Protection of data is probably not as significant a security concern as other threats schools must defend against, but school security considerations must include assurances that digital data is safe from tampering. Schools maintain records of both ordinary and sensitive data such as student grades and attendance, budgeting and accounting, equipment and supply inventories, and personnel information, among others.
The superintendents were alerted about the lapse in security of data at Madrid-Waddington, where students allegedly breached controls and managed to alter some grades and attendance records and delete some discipline records, according to state police.
“We looked with great interest at what happened at a neighboring school district and if it could occur here,” said Potsdam Central School Superintendent Pat Brady.

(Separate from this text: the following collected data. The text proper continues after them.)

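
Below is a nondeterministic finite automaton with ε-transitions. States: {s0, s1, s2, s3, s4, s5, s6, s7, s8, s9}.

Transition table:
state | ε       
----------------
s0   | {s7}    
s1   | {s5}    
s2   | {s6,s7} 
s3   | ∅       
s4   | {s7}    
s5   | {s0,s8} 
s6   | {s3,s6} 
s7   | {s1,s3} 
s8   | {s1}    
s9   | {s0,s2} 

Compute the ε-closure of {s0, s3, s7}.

Start with {s0, s3, s7}.
From s7 via ε: add s1.
From s1 via ε: add s5.
From s5 via ε: add s8.
No new states can be added; the closed set is {s0, s1, s3, s5, s7, s8}.

{s0, s1, s3, s5, s7, s8}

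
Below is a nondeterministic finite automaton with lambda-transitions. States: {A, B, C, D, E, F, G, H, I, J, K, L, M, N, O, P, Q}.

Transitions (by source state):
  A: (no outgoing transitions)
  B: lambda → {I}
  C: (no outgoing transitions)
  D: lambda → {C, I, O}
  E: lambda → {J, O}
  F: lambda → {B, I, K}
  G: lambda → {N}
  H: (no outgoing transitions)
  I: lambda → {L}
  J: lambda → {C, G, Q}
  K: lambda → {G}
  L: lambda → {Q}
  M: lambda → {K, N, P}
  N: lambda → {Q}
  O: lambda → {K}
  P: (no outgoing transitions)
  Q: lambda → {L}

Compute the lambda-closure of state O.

{G, K, L, N, O, Q}

Start with {O}.
From O via lambda: add K.
From K via lambda: add G.
From G via lambda: add N.
From N via lambda: add Q.
From Q via lambda: add L.
No new states can be added; the closed set is {G, K, L, N, O, Q}.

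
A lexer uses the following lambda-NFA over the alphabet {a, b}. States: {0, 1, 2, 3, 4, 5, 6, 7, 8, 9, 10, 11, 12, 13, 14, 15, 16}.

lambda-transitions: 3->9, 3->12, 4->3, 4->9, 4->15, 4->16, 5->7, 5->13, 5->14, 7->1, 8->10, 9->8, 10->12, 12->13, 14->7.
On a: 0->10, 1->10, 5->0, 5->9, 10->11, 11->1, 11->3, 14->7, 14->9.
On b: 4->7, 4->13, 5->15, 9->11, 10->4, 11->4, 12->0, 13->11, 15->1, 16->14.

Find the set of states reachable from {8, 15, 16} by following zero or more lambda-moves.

Start with {8, 15, 16}.
From 8 via lambda: add 10.
From 10 via lambda: add 12.
From 12 via lambda: add 13.
No new states can be added; the closed set is {8, 10, 12, 13, 15, 16}.

{8, 10, 12, 13, 15, 16}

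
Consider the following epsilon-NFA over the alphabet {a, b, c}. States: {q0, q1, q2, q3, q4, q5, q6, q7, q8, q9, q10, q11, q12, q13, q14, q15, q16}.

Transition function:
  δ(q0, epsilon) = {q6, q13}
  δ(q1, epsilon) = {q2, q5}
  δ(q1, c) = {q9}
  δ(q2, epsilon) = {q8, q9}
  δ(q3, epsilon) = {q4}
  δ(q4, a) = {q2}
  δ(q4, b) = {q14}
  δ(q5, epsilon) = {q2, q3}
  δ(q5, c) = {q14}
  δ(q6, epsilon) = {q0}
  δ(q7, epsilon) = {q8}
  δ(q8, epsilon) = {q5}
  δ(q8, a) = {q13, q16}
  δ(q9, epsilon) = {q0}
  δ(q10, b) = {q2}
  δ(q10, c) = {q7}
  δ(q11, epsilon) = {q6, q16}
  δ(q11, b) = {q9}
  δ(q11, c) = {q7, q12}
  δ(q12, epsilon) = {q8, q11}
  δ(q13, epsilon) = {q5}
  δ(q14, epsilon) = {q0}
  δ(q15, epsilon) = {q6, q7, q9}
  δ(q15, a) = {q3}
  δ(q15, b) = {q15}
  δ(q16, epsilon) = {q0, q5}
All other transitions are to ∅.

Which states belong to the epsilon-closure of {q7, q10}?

{q0, q2, q3, q4, q5, q6, q7, q8, q9, q10, q13}

Start with {q7, q10}.
From q7 via epsilon: add q8.
From q8 via epsilon: add q5.
From q5 via epsilon: add q2, q3.
From q2 via epsilon: add q9.
From q3 via epsilon: add q4.
From q9 via epsilon: add q0.
From q0 via epsilon: add q6, q13.
No new states can be added; the closed set is {q0, q2, q3, q4, q5, q6, q7, q8, q9, q10, q13}.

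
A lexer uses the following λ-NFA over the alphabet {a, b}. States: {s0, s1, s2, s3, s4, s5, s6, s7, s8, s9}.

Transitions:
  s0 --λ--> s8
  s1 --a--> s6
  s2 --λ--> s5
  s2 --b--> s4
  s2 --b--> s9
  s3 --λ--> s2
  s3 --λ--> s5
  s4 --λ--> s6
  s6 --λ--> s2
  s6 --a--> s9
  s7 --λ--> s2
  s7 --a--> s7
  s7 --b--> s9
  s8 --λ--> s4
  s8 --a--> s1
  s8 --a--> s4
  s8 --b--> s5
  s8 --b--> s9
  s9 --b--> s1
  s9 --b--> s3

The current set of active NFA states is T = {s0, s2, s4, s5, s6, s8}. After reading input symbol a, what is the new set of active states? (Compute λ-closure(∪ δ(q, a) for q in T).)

s6 on a → {s9}.
s8 on a → {s1, s4}.
No a-transition from s0, s2, s4, s5.
Union after reading a: {s1, s4, s9}.
Now take the λ-closure:
From s4 via λ: add s6.
From s6 via λ: add s2.
From s2 via λ: add s5.
No new states can be added; the closed set is {s1, s2, s4, s5, s6, s9}.

{s1, s2, s4, s5, s6, s9}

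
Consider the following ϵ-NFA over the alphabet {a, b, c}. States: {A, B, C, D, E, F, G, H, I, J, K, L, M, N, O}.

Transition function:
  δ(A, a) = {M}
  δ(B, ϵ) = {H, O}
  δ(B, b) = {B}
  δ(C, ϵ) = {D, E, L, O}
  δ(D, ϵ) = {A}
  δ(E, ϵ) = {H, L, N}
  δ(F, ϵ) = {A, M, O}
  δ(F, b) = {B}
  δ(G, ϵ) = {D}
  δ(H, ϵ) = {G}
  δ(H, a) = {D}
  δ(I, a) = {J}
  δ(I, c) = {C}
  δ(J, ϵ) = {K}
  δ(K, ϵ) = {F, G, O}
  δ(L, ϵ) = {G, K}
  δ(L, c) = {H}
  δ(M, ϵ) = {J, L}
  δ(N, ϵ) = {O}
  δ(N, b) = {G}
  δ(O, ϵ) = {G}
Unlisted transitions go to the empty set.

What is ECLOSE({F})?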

“We looked at it closely,” but it did not appear that the circumstances of the M-W incident would occur at Potsdam Central because of safeguards in place there, he said. Among the protections at Potsdam Central is a contract with the Northeast Regional Information Center (NERIC), which looks for potential weaknesses in a data management system and advises on fixes.
Cruikshank said Norwood-Norfolk subscribes to a “policy service” which notifies them as developments arise, “and they suggest changes we can make.”
As another example of action schools have taken to keep records secure, Brady pointed to an attempt by the state Department of Education to keep records from all schools in one place, but they backed down after protests over the weaknesses such a system could engender.